Aluminium-26 from massive binary stars I: non-rotating models

TL;DR

This study investigates how binary interactions in massive stars influence the production of Aluminium-26, revealing that binary mass transfer can significantly alter yields, with implications for understanding early Solar System radionuclide sources.

Contribution

First to analyze the effect of binary interactions on Aluminium-26 yields in massive stars using MESA models, filling a gap in previous research.

Findings

Binary interactions can increase or decrease Al26 yields depending on initial conditions.

Mass-loss in binary systems contributes less to Al26 compared to supernovae.

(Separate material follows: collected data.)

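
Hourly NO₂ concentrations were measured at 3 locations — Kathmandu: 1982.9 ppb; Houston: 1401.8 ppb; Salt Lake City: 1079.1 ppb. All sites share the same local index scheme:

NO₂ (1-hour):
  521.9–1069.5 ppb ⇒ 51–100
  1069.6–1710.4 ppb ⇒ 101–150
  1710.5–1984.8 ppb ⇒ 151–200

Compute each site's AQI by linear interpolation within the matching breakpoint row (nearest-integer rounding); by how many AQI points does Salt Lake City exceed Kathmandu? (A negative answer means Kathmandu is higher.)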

Implications for identifying stellar sources of early Solar System Al26.

Abstract

Aluminium-26 is a short-lived radionuclide with a half-life of 0.72Myr, which is observed today in the Galaxy via gamma-ray spectroscopy and is inferred to have been present in the early Solar System via analysis of meteorites. Massive stars are considered the main contributors of Al26. Although most massive stars are found in binary systems, the effect, however, of binary interactions on the Al26 yields have not been investigated since Braun & Langer (1995). Here we aim to fill this gap. We have used the MESA stellar evolution code to compute massive (10Msun<=M<=80Msun), non-rotating, single and binary stars of solar metallicity (Z=0.014). We computed the wind yields for the single stars and for the binary systems where mass transfer plays a major role. Depending on the initial mass of the primary star and orbital period, the Al26 yield can either increase or decrease in a binary system. For binary systems with primary masses up to ~35-40Msun, the yield can increase significantly, especially at the lower mass-end, while above ~45Msun the yield becomes similar to the single star yield or even decreases. Our preliminary results show that compared to supernova explosions, the contribution of mass-loss in binary systems to the total Al26 abundance produced by a stellar population is minor. On the other hand, if massive star mass-loss is the origin of Al26 in the early Solar System, our results will have significant implications for the identification of the potential stellar, or stellar population, source.